6Le temps (2025/10/28). Les navigateurs dopés à l’IA pourraient mettre les utilisateurs face à de sérieux risques
État de réflexion (06/07/2026)
Les récentes réflexions sur les impacts environnementaux des systèmes d'IA et notamment d'IA générative se concentrent sur la consommation énergétique, le besoin d’eau, la gestion des déchets électroniques et aussi l'exploitation des terres rares pour leurs minerais nécessaires à la fabrication des composants électroniques de ces systèmes. Les modèles d’IA générative nécessitent en effet une puissance de calcul massive impliquant une consommation énergétique considérable, ainsi qu’un besoin d’eau pour le refroidissement des centres de données1.
Un rapport publié par l’Institut de l’Université des Nations unies pour l’eau, l’environnement et la santé (UNU-INWEH2), en collaboration avec le gouvernement du Canada, met en lumière à quel point l’IA est incompatible avec les limites de la planète. La consommation en énergie et en eau des centres de données devrait doubler d’ici 2030, ce qui menace les ressources naturelles de populations entières. Les conclusions du rapport préconisent un écosystème d’IA responsable, misant sur des principes de durabilité, d’équité et de transparence tout au long du cycle de vie des systèmes d’IA.
Les réflexions actuelles sur la durabilité portent sur le développement d’une IA plus verte, en optimisant ses algorithmes et en utilisant des infrastructures à plus faible empreinte carbone. Cependant, dans différentes régions du monde, l’expansion rapide des centres de données provoque des tensions avec la population sur les risques de pollution et les ressources en eau3, bien que des initiatives intéressantes de récupération d'énergie émergent comme en Suisse, en Finlande ou en France.
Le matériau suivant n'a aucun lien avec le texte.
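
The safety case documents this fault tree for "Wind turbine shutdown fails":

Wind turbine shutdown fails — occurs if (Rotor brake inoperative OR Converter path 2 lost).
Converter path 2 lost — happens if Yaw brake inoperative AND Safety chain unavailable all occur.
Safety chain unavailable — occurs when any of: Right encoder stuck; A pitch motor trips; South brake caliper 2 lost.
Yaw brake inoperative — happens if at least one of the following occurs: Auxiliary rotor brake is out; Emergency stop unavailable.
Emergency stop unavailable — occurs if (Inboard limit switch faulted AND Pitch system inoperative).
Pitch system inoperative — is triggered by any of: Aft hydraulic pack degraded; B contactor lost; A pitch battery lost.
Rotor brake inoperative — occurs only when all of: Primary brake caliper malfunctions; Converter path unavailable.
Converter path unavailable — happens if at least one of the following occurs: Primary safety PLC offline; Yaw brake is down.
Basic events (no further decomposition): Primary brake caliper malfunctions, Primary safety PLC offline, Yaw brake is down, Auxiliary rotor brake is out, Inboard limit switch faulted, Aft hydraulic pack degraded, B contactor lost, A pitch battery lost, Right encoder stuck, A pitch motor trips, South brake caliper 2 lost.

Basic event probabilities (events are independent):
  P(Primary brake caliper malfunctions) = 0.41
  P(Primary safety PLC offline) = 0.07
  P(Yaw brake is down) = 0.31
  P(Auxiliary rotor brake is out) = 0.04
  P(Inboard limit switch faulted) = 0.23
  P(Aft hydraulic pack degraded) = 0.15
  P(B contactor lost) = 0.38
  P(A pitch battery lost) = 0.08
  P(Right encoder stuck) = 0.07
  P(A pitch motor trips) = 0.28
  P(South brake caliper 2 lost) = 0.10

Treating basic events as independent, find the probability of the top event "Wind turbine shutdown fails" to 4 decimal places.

P(Converter path unavailable) [OR] = 1 − (1−0.07) × (1−0.31) = 0.358300
P(Rotor brake inoperative) [AND] = 0.41 × 0.358300 = 0.146903
P(Pitch system inoperative) [OR] = 1 − (1−0.15) × (1−0.38) × (1−0.08) = 0.515160
P(Emergency stop unavailable) [AND] = 0.23 × 0.515160 = 0.118487
P(Yaw brake inoperative) [OR] = 1 − (1−0.04) × (1−0.118487) = 0.153748
P(Safety chain unavailable) [OR] = 1 − (1−0.07) × (1−0.28) × (1−0.10) = 0.397360
P(Converter path 2 lost) [AND] = 0.153748 × 0.397360 = 0.061093
P(Wind turbine shutdown fails) [OR] = 1 − (1−0.146903) × (1−0.061093) = 0.199021
Rounded to 4 decimal places: P(Wind turbine shutdown fails) ≈ 0.1990.

0.1990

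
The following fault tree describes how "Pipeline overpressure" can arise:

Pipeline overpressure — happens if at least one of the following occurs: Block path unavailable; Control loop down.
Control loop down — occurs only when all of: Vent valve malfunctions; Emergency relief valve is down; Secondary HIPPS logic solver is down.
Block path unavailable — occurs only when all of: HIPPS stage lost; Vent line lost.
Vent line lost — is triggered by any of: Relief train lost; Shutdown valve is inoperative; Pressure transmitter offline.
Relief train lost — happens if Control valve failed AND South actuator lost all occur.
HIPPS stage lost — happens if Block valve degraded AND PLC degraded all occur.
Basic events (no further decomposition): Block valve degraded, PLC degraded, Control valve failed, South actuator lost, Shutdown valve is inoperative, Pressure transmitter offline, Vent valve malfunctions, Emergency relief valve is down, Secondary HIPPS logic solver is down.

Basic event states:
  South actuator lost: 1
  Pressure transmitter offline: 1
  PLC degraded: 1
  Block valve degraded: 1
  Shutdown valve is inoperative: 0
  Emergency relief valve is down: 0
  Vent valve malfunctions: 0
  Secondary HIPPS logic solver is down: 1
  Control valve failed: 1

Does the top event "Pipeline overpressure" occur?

Yes

HIPPS stage lost [AND]: Block valve degraded=occurs, PLC degraded=occurs → all inputs occur → occurs.
Relief train lost [AND]: Control valve failed=occurs, South actuator lost=occurs → all inputs occur → occurs.
Vent line lost [OR]: Relief train lost=occurs, Shutdown valve is inoperative=not, Pressure transmitter offline=occurs → at least one input occurs → occurs.
Block path unavailable [AND]: HIPPS stage lost=occurs, Vent line lost=occurs → all inputs occur → occurs.
Control loop down [AND]: Vent valve malfunctions=not, Emergency relief valve is down=not, Secondary HIPPS logic solver is down=occurs → not all inputs occur → does not occur.
Pipeline overpressure [OR]: Block path unavailable=occurs, Control loop down=not → at least one input occurs → occurs.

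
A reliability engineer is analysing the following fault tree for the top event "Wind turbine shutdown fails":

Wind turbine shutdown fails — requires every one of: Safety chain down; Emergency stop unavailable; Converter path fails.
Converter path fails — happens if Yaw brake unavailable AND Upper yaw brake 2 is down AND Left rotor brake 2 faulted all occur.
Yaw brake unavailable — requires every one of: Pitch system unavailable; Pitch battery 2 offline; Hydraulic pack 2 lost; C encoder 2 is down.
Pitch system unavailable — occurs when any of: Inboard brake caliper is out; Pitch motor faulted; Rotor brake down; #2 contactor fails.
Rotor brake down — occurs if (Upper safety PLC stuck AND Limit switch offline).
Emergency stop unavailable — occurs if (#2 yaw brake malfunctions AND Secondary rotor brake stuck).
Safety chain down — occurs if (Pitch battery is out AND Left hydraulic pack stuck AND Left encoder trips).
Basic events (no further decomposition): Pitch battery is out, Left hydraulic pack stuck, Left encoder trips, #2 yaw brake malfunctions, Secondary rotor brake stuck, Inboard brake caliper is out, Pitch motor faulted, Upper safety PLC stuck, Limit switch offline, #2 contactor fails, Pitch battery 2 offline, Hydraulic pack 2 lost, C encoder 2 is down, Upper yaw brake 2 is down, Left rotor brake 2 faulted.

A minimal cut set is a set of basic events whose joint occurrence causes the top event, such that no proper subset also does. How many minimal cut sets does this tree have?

Safety chain down [AND]: one cut set from each child combined → 1 × 1 × 1 = 1 cut set(s).
Emergency stop unavailable [AND]: one cut set from each child combined → 1 × 1 = 1 cut set(s).
Rotor brake down [AND]: one cut set from each child combined → 1 × 1 = 1 cut set(s).
Pitch system unavailable [OR]: union of children's cut sets → 4 cut set(s).
Yaw brake unavailable [AND]: one cut set from each child combined → 4 × 1 × 1 × 1 = 4 cut set(s).
Converter path fails [AND]: one cut set from each child combined → 4 × 1 × 1 = 4 cut set(s).
Wind turbine shutdown fails [AND]: one cut set from each child combined → 1 × 1 × 4 = 4 cut set(s).
Minimal cut sets: {#2 yaw brake malfunctions, C encoder 2 is down, Hydraulic pack 2 lost, Inboard brake caliper is out, Left encoder trips, Left hydraulic pack stuck, Left rotor brake 2 faulted, Pitch battery 2 offline, Pitch battery is out, Secondary rotor brake stuck, Upper yaw brake 2 is down}; {#2 yaw brake malfunctions, C encoder 2 is down, Hydraulic pack 2 lost, Left encoder trips, Left hydraulic pack stuck, Left rotor brake 2 faulted, Pitch battery 2 offline, Pitch battery is out, Pitch motor faulted, Secondary rotor brake stuck, Upper yaw brake 2 is down}; {#2 yaw brake malfunctions, C encoder 2 is down, Hydraulic pack 2 lost, Left encoder trips, Left hydraulic pack stuck, Left rotor brake 2 faulted, Limit switch offline, Pitch battery 2 offline, Pitch battery is out, Secondary rotor brake stuck, Upper safety PLC stuck, Upper yaw brake 2 is down}; {#2 contactor fails, #2 yaw brake malfunctions, C encoder 2 is down, Hydraulic pack 2 lost, Left encoder trips, Left hydraulic pack stuck, Left rotor brake 2 faulted, Pitch battery 2 offline, Pitch battery is out, Secondary rotor brake stuck, Upper yaw brake 2 is down}.

4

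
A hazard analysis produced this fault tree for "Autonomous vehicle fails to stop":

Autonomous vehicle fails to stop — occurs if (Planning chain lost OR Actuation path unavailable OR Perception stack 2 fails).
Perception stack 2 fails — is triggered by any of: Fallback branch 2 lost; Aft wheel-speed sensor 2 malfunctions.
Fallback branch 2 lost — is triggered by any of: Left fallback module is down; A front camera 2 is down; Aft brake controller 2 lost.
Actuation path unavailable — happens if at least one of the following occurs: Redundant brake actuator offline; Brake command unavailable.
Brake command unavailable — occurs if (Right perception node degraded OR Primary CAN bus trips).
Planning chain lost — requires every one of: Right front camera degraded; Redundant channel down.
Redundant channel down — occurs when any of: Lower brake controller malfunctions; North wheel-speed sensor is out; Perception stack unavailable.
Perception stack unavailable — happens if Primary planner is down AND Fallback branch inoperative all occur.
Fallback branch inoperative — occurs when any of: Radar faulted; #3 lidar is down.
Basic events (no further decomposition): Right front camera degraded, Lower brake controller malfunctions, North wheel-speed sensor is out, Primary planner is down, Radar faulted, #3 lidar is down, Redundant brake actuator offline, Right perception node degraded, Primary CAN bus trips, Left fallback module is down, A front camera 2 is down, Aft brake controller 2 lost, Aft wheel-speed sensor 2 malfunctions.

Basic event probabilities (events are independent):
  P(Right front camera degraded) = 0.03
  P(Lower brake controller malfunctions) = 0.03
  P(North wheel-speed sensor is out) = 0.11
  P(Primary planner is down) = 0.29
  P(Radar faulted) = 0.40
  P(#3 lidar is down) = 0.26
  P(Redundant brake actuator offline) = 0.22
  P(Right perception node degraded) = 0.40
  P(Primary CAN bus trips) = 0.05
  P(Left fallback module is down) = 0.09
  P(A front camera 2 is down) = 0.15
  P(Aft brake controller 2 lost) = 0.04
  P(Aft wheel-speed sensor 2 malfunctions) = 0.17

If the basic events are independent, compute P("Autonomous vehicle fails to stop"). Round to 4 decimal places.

0.7283

P(Fallback branch inoperative) [OR] = 1 − (1−0.40) × (1−0.26) = 0.556000
P(Perception stack unavailable) [AND] = 0.29 × 0.556000 = 0.161240
P(Redundant channel down) [OR] = 1 − (1−0.03) × (1−0.11) × (1−0.161240) = 0.275898
P(Planning chain lost) [AND] = 0.03 × 0.275898 = 0.008277
P(Brake command unavailable) [OR] = 1 − (1−0.40) × (1−0.05) = 0.430000
P(Actuation path unavailable) [OR] = 1 − (1−0.22) × (1−0.430000) = 0.555400
P(Fallback branch 2 lost) [OR] = 1 − (1−0.09) × (1−0.15) × (1−0.04) = 0.257440
P(Perception stack 2 fails) [OR] = 1 − (1−0.257440) × (1−0.17) = 0.383675
P(Autonomous vehicle fails to stop) [OR] = 1 − (1−0.008277) × (1−0.555400) × (1−0.383675) = 0.728250
Rounded to 4 decimal places: P(Autonomous vehicle fails to stop) ≈ 0.7283.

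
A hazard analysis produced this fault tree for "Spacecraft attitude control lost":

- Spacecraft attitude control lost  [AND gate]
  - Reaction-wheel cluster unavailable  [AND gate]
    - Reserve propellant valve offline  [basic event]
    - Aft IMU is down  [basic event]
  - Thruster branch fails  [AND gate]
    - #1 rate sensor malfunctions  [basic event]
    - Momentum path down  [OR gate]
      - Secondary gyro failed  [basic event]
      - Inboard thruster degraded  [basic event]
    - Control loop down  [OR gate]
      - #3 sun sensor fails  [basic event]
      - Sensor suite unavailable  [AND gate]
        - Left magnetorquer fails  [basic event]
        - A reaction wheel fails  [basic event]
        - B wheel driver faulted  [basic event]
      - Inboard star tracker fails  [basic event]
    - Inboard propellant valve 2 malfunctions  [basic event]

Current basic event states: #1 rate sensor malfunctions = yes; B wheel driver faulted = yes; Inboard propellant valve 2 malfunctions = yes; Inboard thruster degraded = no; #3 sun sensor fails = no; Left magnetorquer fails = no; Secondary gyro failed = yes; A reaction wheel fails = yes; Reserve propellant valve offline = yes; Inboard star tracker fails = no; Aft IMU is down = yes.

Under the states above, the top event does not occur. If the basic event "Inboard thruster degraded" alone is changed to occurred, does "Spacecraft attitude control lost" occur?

Counterfactual: set "Inboard thruster degraded" to occurred.
Reaction-wheel cluster unavailable [AND]: Reserve propellant valve offline=occurs, Aft IMU is down=occurs → all inputs occur → occurs.
Momentum path down [OR]: Secondary gyro failed=occurs, Inboard thruster degraded=occurs → at least one input occurs → occurs.
Sensor suite unavailable [AND]: Left magnetorquer fails=not, A reaction wheel fails=occurs, B wheel driver faulted=occurs → not all inputs occur → does not occur.
Control loop down [OR]: #3 sun sensor fails=not, Sensor suite unavailable=not, Inboard star tracker fails=not → no input occurs → does not occur.
Thruster branch fails [AND]: #1 rate sensor malfunctions=occurs, Momentum path down=occurs, Control loop down=not, Inboard propellant valve 2 malfunctions=occurs → not all inputs occur → does not occur.
Spacecraft attitude control lost [AND]: Reaction-wheel cluster unavailable=occurs, Thruster branch fails=not → not all inputs occur → does not occur.

No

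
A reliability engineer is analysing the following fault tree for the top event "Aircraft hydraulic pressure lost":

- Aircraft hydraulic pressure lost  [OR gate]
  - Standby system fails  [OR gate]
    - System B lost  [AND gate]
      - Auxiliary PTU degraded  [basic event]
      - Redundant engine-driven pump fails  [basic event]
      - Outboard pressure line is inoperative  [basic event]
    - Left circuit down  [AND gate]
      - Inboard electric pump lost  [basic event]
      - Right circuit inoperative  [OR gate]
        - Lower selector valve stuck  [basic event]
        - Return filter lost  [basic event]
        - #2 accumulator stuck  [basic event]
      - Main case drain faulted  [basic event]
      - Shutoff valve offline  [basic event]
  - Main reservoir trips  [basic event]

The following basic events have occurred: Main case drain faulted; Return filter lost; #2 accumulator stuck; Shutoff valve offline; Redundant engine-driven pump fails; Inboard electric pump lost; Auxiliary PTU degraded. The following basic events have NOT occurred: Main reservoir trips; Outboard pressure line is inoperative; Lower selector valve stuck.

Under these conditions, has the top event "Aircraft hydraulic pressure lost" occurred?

Yes

System B lost [AND]: Auxiliary PTU degraded=occurs, Redundant engine-driven pump fails=occurs, Outboard pressure line is inoperative=not → not all inputs occur → does not occur.
Right circuit inoperative [OR]: Lower selector valve stuck=not, Return filter lost=occurs, #2 accumulator stuck=occurs → at least one input occurs → occurs.
Left circuit down [AND]: Inboard electric pump lost=occurs, Right circuit inoperative=occurs, Main case drain faulted=occurs, Shutoff valve offline=occurs → all inputs occur → occurs.
Standby system fails [OR]: System B lost=not, Left circuit down=occurs → at least one input occurs → occurs.
Aircraft hydraulic pressure lost [OR]: Standby system fails=occurs, Main reservoir trips=not → at least one input occurs → occurs.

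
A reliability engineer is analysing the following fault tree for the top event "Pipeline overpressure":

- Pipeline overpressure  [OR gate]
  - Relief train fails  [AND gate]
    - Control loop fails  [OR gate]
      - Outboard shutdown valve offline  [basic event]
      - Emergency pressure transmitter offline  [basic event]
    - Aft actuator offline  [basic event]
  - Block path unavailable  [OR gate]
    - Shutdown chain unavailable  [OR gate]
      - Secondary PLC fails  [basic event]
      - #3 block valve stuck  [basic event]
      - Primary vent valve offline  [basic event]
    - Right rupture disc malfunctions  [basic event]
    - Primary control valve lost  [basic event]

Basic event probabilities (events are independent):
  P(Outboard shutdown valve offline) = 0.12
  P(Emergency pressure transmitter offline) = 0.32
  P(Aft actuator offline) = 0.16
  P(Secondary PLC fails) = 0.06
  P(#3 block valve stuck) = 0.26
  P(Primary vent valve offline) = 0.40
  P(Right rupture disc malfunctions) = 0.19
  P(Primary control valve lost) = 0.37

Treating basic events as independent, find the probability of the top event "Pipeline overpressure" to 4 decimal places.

P(Control loop fails) [OR] = 1 − (1−0.12) × (1−0.32) = 0.401600
P(Relief train fails) [AND] = 0.401600 × 0.16 = 0.064256
P(Shutdown chain unavailable) [OR] = 1 − (1−0.06) × (1−0.26) × (1−0.40) = 0.582640
P(Block path unavailable) [OR] = 1 − (1−0.582640) × (1−0.19) × (1−0.37) = 0.787021
P(Pipeline overpressure) [OR] = 1 − (1−0.064256) × (1−0.787021) = 0.800706
Rounded to 4 decimal places: P(Pipeline overpressure) ≈ 0.8007.

0.8007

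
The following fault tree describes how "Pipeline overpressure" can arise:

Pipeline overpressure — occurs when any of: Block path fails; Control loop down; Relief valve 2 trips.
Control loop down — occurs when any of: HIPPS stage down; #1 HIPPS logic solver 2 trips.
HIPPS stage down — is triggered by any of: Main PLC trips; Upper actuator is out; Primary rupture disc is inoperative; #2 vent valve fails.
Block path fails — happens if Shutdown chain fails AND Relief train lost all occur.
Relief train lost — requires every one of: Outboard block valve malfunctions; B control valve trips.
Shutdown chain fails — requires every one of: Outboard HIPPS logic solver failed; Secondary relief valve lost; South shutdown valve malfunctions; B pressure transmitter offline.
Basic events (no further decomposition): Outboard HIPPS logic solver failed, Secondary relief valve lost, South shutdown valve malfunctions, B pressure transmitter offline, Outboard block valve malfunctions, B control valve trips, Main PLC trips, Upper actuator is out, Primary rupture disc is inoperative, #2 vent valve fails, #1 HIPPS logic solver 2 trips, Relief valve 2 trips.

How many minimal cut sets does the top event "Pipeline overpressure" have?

Shutdown chain fails [AND]: one cut set from each child combined → 1 × 1 × 1 × 1 = 1 cut set(s).
Relief train lost [AND]: one cut set from each child combined → 1 × 1 = 1 cut set(s).
Block path fails [AND]: one cut set from each child combined → 1 × 1 = 1 cut set(s).
HIPPS stage down [OR]: union of children's cut sets → 4 cut set(s).
Control loop down [OR]: union of children's cut sets → 5 cut set(s).
Pipeline overpressure [OR]: union of children's cut sets → 7 cut set(s).
Minimal cut sets: {B control valve trips, B pressure transmitter offline, Outboard HIPPS logic solver failed, Outboard block valve malfunctions, Secondary relief valve lost, South shutdown valve malfunctions}; {Main PLC trips}; {Upper actuator is out}; {Primary rupture disc is inoperative}; {#2 vent valve fails}; {#1 HIPPS logic solver 2 trips}; {Relief valve 2 trips}.

7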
En parallèle, des solutions d'IA installées en local se développent, permettant de minimiser les impacts sur l'environnement, mais exigeant aussi des appareils toujours plus performants.
Si l’impact environnemental est considérable, l’IA peut tout de même être aussi un outil en faveur de la durabilité. Elle pourrait servir à optimiser la consommation énergétique des bâtiments, à améliorer la gestion des réseaux électriques, à aider à prédire les impacts du changement climatique tout en contribuant à la conception de nouveaux matériaux écologiques. Parallèlement à cela, les utilisateurs et utilisatrices sont poussés à utiliser les outils d'IA générative dans des cadres bien plus ludiques et, parfois, sans même s’en rendre compte ; ces pratiques sont souvent induites par des intérêts économiques des prestataires d’outils d’IA générative.
Quelques ressources
1Goff, T. (2026). Centres de données : pourquoi leur refroidissement consomme autant d’eau (et pourquoi cela pose problème). The Conversation.
2ONU Info (2026/06/04). L’IA menace les ressources en eau et en énergie.
3Charlie Hebdo. (2026/06/04). Campus IA : un méga data center pour pourrir les sols et faire disjoncter l'Île-de-France.